Highlight of Business Operations:Corporate and Other. Our Corporate and Other segment includes primarily corporate support services, related assets and liabilities, and foreign exchange gains and losses. During the Predecessor period presented, the Corporate and Other segment included primarily an allocation of Boise Cascade corporate support services and related assets and liabilities. These support services include but are not limited to finance, accounting, legal, information technology, and human resources functions. This segment also includes transportation assets, such as rail cars and trucks, which we use to transport our products from our manufacturing sites. Rail cars and trucks are generally leased. We provide transportation services not only to our own facilities but also, on a limited basis, to third parties when geographic proximity and logistics are favorable. During the three and nine months ended September 30, 2009, segment sales primarily related to our rail and truck business were $16.7 million and $47.1 million.
In connection with the Acquisition, we entered into an outsourcing services agreement under which we provide a number of corporate staff services to Boise Cascade at our cost. These services include information technology, accounting, and human resource services. The initial term of the agreement is for three years. It will automatically renew for one-year terms unless either party provides notice of termination to the other party at least 12 months in advance of the applicable term. For the three and nine months ended September 30, 2009, we recorded $3.9 million and $11.1 million in Sales, Related parties and the same amounts in Costs and expenses in our Consolidated Statements of Income (Loss) related to this agreement.
and requirements of the Sustainable Forestry Initiative® (SFI®). The U.S. Internal Revenue Code allows an excise tax credit for taxpayers who use alternative fuels in the taxpayers trade or business. Each year, under normal operating conditions, we produce and use approximately 500 million gallons of liquid fuel (black liquor) produced from biomass to provide energy to four of our five paper mills. The credit, equal to $0.50 per gallon of the alternative fuel mixture, is refundable to the taxpayer. In first quarter 2009, we filed to be registered as an alternative fuel mixer and, in April, received notification that the registration was approved by the Internal Revenue Service. We became eligible to claim credits for black liquor produced at our four pulp and paper mills beginning at various dates from late January to late March 2009. Although there is some uncertainty as to the continued existence and availability of the alternative fuel mixture credit, we are reasonably assured that the credit for the alternative fuel mixture used by us through September 30, 2009, has been earned and will be collected from the U.S. government. Accordingly, during the three and nine months ended September 30, 2009, we recorded $59.6 million and $134.9 million, respectively, in Alternative fuel mixture credits, net in our Consolidated Statements of Income (Loss).

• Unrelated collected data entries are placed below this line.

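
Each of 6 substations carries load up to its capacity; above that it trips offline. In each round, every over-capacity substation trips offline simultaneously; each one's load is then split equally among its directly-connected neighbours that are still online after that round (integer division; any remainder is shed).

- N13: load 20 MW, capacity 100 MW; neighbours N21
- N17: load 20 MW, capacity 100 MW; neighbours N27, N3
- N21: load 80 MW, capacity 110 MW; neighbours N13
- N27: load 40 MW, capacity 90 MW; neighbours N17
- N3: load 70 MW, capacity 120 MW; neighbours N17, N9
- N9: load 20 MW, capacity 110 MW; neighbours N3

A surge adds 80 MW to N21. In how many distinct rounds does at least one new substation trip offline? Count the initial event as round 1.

2

Round 1 — N21 at 160 > 110. N21 trips offline.
  N21 sheds 160 MW to N13: 160 each.
    N13: 20+160 = 180 > 100
Round 2 — N13 trips offline.
  N13 sheds 180 MW: no online neighbours, lost.
No further trips.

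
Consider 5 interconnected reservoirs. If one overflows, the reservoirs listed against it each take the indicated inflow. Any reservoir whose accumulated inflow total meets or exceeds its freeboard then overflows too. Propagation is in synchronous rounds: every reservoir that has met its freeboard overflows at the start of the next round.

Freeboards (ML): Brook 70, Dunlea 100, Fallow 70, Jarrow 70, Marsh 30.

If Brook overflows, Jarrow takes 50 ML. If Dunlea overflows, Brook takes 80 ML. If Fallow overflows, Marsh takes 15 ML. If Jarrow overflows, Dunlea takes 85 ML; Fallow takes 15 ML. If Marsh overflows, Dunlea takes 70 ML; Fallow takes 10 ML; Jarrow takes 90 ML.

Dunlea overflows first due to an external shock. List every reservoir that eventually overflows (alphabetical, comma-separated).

Round 1 — Dunlea overflows (initial).
  Brook: +80 → 80 ≥ 70
Round 2 — Brook overflows.
  Jarrow: +50 → 50 < 70
No further overflows.

Brook, Dunlea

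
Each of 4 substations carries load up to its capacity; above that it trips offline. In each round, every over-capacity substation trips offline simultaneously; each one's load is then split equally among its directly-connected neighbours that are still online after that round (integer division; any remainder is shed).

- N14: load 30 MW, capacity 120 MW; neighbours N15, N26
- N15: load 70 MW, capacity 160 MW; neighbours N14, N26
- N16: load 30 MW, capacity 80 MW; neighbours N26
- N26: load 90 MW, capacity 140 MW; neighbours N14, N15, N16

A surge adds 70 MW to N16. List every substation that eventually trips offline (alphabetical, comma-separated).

Round 1 — N16 at 100 > 80. N16 trips offline.
  N16 sheds 100 MW to N26: 100 each.
    N26: 90+100 = 190 > 140
Round 2 — N26 trips offline.
  N26 sheds 190 MW to N14, N15: 95 each.
    N14: 30+95 = 125 > 120
    N15: 70+95 = 165 > 160
Round 3 — N14, N15 trip offline.
  N14 sheds 125 MW: no online neighbours, lost.
  N15 sheds 165 MW: no online neighbours, lost.
No further trips.

N14, N15, N16, N26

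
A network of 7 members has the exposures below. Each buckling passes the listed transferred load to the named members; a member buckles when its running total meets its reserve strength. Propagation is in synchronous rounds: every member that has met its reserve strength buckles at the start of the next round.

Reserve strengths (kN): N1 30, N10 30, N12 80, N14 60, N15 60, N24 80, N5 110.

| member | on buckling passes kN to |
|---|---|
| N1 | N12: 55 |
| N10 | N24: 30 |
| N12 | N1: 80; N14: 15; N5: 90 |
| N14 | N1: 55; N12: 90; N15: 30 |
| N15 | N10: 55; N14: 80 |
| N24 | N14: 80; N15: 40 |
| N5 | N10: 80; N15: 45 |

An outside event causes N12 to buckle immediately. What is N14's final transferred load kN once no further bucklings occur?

Round 1 — N12 buckles (initial).
  N1: +80 → 80 ≥ 30
  N14: +15 → 15 < 60
  N5: +90 → 90 < 110
Round 2 — N1 buckles.
No further bucklings.

15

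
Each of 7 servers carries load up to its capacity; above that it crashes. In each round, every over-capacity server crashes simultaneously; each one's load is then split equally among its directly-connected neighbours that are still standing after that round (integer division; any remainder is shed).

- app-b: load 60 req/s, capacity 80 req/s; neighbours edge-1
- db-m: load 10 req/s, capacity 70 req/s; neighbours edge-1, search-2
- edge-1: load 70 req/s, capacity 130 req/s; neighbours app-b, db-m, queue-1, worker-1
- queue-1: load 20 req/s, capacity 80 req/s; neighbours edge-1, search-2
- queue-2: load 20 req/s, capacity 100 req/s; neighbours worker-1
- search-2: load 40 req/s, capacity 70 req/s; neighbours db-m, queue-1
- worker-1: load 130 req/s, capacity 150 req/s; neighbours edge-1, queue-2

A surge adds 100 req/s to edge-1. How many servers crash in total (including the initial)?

4

Round 1 — edge-1 at 170 > 130. edge-1 crashes.
  edge-1 sheds 170 req/s to app-b, db-m, queue-1, worker-1: 42 each (2 lost).
    app-b: 60+42 = 102 > 80
    db-m: 10+42 = 52 ≤ 70
    queue-1: 20+42 = 62 ≤ 80
    worker-1: 130+42 = 172 > 150
Round 2 — app-b, worker-1 crash.
  app-b sheds 102 req/s: no online neighbours, lost.
  worker-1 sheds 172 req/s to queue-2: 172 each.
    queue-2: 20+172 = 192 > 100
Round 3 — queue-2 crashes.
  queue-2 sheds 192 req/s: no online neighbours, lost.
No further crashes.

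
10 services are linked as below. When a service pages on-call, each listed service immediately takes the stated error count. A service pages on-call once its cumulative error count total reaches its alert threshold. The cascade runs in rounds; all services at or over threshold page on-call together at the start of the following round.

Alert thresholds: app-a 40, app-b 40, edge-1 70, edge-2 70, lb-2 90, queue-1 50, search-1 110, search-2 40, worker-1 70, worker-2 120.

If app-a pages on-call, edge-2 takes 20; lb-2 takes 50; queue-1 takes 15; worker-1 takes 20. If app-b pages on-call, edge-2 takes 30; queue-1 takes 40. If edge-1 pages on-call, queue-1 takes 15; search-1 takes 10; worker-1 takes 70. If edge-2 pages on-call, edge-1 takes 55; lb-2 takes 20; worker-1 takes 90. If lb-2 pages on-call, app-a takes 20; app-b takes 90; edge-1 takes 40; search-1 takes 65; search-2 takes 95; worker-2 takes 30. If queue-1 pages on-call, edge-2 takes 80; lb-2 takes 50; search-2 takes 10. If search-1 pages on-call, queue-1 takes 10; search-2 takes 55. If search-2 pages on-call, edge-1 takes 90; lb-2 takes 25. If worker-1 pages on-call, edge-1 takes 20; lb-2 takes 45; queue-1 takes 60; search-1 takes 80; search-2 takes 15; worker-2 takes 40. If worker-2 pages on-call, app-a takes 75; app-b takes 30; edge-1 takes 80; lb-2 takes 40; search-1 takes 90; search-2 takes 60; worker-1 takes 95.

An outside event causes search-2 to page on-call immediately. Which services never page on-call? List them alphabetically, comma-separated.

app-a, worker-2

Round 1 — search-2 pages on-call (initial).
  edge-1: +90 → 90 ≥ 70
  lb-2: +25 → 25 < 90
Round 2 — edge-1 pages on-call.
  queue-1: +15 → 15 < 50
  search-1: +10 → 10 < 110
  worker-1: +70 → 70 ≥ 70
Round 3 — worker-1 pages on-call.
  lb-2: +45 → 70 < 90
  queue-1: +60 → 75 ≥ 50
  search-1: +80 → 90 < 110
  worker-2: +40 → 40 < 120
Round 4 — queue-1 pages on-call.
  edge-2: +80 → 80 ≥ 70
  lb-2: +50 → 120 ≥ 90
Round 5 — edge-2, lb-2 page on-call.
  app-a: +20 → 20 < 40
  app-b: +90 → 90 ≥ 40
  search-1: +65 → 155 ≥ 110
  worker-2: +30 → 70 < 120
Round 6 — app-b, search-1 page on-call.
No further pages.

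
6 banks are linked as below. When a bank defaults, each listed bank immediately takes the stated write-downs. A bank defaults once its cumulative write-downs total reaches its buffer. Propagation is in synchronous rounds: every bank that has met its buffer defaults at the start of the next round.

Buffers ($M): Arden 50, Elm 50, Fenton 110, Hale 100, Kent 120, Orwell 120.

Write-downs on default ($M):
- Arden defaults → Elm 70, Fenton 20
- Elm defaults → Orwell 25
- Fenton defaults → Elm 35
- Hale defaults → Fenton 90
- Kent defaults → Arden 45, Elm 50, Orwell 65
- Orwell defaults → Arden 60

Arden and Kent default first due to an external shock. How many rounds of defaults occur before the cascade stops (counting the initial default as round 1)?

Round 1 — Arden, Kent default (initial).
  Elm: +70+50 → 120 ≥ 50
  Fenton: +20 → 20 < 110
  Orwell: +65 → 65 < 120
Round 2 — Elm defaults.
  Orwell: +25 → 90 < 120
No further defaults.

2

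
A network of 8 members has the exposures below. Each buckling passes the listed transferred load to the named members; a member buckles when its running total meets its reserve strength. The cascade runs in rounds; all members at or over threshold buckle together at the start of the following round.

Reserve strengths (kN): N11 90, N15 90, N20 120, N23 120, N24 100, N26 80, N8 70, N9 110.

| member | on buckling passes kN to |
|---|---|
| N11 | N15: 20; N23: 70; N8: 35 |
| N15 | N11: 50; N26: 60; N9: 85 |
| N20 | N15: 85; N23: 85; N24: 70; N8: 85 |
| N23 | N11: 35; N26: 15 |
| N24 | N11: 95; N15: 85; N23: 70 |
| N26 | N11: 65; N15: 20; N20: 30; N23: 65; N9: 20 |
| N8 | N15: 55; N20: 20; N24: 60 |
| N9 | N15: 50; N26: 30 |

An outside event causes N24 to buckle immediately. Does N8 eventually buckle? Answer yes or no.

no

Round 1 — N24 buckles (initial).
  N11: +95 → 95 ≥ 90
  N15: +85 → 85 < 90
  N23: +70 → 70 < 120
Round 2 — N11 buckles.
  N15: +20 → 105 ≥ 90
  N23: +70 → 140 ≥ 120
  N8: +35 → 35 < 70
Round 3 — N15, N23 buckle.
  N26: +60+15 → 75 < 80
  N9: +85 → 85 < 110
No further bucklings.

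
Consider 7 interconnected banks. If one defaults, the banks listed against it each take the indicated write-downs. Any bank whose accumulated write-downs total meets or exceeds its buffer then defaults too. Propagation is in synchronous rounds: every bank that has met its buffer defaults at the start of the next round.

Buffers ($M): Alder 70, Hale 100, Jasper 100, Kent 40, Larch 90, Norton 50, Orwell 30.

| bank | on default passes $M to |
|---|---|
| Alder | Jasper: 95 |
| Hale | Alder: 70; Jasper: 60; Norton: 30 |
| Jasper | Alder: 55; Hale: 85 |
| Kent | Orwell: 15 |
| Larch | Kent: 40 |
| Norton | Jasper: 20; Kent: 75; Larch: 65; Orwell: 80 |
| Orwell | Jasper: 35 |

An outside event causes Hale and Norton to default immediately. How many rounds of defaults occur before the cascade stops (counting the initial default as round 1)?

Round 1 — Hale, Norton default (initial).
  Alder: +70 → 70 ≥ 70
  Jasper: +60+20 → 80 < 100
  Kent: +75 → 75 ≥ 40
  Larch: +65 → 65 < 90
  Orwell: +80 → 80 ≥ 30
Round 2 — Alder, Kent, Orwell default.
  Jasper: +95+35 → 210 ≥ 100
Round 3 — Jasper defaults.
No further defaults.

3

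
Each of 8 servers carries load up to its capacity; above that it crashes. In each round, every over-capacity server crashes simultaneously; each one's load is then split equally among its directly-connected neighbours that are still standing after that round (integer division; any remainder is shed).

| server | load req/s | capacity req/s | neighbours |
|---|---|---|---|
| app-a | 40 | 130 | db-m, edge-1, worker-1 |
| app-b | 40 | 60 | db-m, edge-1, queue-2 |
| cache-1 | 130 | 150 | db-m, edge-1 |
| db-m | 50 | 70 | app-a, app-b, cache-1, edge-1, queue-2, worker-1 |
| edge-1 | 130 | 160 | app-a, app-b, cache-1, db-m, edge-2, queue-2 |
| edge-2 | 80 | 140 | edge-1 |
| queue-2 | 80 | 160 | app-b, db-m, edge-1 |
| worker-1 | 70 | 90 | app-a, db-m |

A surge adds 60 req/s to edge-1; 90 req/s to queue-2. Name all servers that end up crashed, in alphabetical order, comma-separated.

app-a, app-b, cache-1, db-m, edge-1, queue-2, worker-1

Round 1 — edge-1 at 190 > 160; queue-2 at 170 > 160. edge-1, queue-2 crash.
  edge-1 sheds 190 req/s to app-a, app-b, cache-1, db-m, edge-2: 38 each.
    app-a: 40+38 = 78 ≤ 130
    app-b: 40+38 = 78 > 60
    cache-1: 130+38 = 168 > 150
    db-m: 50+38 = 88 > 70
    edge-2: 80+38 = 118 ≤ 140
  queue-2 sheds 170 req/s to app-b, db-m: 85 each.
    app-b: 78+85 = 163 > 60
    db-m: 88+85 = 173 > 70
Round 2 — app-b, cache-1, db-m crash.
  app-b sheds 163 req/s: no online neighbours, lost.
  cache-1 sheds 168 req/s: no online neighbours, lost.
  db-m sheds 173 req/s to app-a, worker-1: 86 each (1 lost).
    app-a: 78+86 = 164 > 130
    worker-1: 70+86 = 156 > 90
Round 3 — app-a, worker-1 crash.
  app-a sheds 164 req/s: no online neighbours, lost.
  worker-1 sheds 156 req/s: no online neighbours, lost.
No further crashes.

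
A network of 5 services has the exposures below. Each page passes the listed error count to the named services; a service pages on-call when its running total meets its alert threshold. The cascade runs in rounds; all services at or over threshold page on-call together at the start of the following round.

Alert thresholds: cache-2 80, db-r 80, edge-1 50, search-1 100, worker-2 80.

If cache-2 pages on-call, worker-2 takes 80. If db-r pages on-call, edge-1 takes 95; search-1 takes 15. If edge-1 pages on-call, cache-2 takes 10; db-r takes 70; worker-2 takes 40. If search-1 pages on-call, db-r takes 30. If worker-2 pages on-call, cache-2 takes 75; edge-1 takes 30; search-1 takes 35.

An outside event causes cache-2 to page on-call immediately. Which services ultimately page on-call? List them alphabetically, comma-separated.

cache-2, worker-2

Round 1 — cache-2 pages on-call (initial).
  worker-2: +80 → 80 ≥ 80
Round 2 — worker-2 pages on-call.
  edge-1: +30 → 30 < 50
  search-1: +35 → 35 < 100
No further pages.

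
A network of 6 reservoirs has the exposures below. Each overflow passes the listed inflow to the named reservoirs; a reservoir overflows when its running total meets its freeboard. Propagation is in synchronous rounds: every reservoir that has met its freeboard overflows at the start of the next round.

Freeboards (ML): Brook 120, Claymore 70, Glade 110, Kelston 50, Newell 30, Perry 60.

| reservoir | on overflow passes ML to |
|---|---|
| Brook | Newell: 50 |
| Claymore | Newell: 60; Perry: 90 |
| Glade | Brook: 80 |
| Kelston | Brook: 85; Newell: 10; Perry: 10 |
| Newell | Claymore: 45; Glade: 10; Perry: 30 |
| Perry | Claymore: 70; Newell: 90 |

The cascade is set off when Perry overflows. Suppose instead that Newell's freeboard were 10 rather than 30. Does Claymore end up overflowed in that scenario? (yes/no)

yes

With Newell's freeboard at 10:
Round 1 — Perry overflows (initial).
  Claymore: +70 → 70 ≥ 70
  Newell: +90 → 90 ≥ 10
Round 2 — Claymore, Newell overflow.
  Glade: +10 → 10 < 110
No further overflows.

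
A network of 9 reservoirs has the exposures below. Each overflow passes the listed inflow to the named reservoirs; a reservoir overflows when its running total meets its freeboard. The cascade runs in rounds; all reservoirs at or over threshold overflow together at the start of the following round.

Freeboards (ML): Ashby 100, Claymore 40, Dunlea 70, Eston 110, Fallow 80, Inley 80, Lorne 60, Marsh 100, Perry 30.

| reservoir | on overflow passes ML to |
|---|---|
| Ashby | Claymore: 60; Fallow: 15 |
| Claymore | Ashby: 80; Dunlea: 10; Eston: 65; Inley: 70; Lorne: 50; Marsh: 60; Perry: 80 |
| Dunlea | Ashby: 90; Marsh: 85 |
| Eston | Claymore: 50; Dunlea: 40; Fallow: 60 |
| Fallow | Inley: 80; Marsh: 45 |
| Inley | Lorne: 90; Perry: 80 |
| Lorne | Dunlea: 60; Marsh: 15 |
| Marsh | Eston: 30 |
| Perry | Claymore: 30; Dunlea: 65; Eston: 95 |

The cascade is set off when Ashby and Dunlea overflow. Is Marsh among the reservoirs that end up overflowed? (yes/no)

Round 1 — Ashby, Dunlea overflow (initial).
  Claymore: +60 → 60 ≥ 40
  Fallow: +15 → 15 < 80
  Marsh: +85 → 85 < 100
Round 2 — Claymore overflows.
  Eston: +65 → 65 < 110
  Inley: +70 → 70 < 80
  Lorne: +50 → 50 < 60
  Marsh: +60 → 145 ≥ 100
  Perry: +80 → 80 ≥ 30
Round 3 — Marsh, Perry overflow.
  Eston: +30+95 → 190 ≥ 110
Round 4 — Eston overflows.
  Fallow: +60 → 75 < 80
No further overflows.

yes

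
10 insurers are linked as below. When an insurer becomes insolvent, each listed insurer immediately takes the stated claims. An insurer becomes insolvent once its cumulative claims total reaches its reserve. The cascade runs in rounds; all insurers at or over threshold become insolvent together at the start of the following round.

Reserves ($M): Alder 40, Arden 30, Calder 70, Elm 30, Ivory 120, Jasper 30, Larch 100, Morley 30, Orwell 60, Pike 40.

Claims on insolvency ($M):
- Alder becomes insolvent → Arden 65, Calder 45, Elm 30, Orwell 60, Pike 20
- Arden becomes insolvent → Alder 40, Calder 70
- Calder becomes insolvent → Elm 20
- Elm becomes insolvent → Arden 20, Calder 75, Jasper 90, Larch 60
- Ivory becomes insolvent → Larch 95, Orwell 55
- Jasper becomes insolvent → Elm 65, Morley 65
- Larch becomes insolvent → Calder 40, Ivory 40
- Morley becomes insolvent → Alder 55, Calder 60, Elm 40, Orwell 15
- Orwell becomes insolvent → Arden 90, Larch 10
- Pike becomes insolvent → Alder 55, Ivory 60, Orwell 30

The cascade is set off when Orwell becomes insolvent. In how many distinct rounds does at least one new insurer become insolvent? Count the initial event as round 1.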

As of September 30, 2009, we recorded a receivable of $29.2 million in Receivables, Other on our Consolidated Balance Sheet for alternative fuel mixture credits. The credits are scheduled to expire on December 31, 2009. The future amount of credits we ultimately file for, receive, and recognize as income is dependent on, among other things, our future production levels, tax legislation and regulation, and income recognition criteria under generally accepted accounting principles. We do not know whether the U.S. government will amend the credit to eliminate or reduce its benefits for pulp and paper companies, but there is the possibility that such action may be taken. Any such amendment of the credit could have a material effect on our financial position, results of operations, and cash flows.
In October 2009, we entered into agreements to amend our first and second lien secured debt credit agreements and issued $300 million in new unsecured debt. This debt restructuring increases our financial flexibility, extends our debt maturities, simplifies our capital structure, and reduces our overall total debt by approximately $110 million by allowing us to use our cash on hand and proceeds from the new debt to pay down current debt.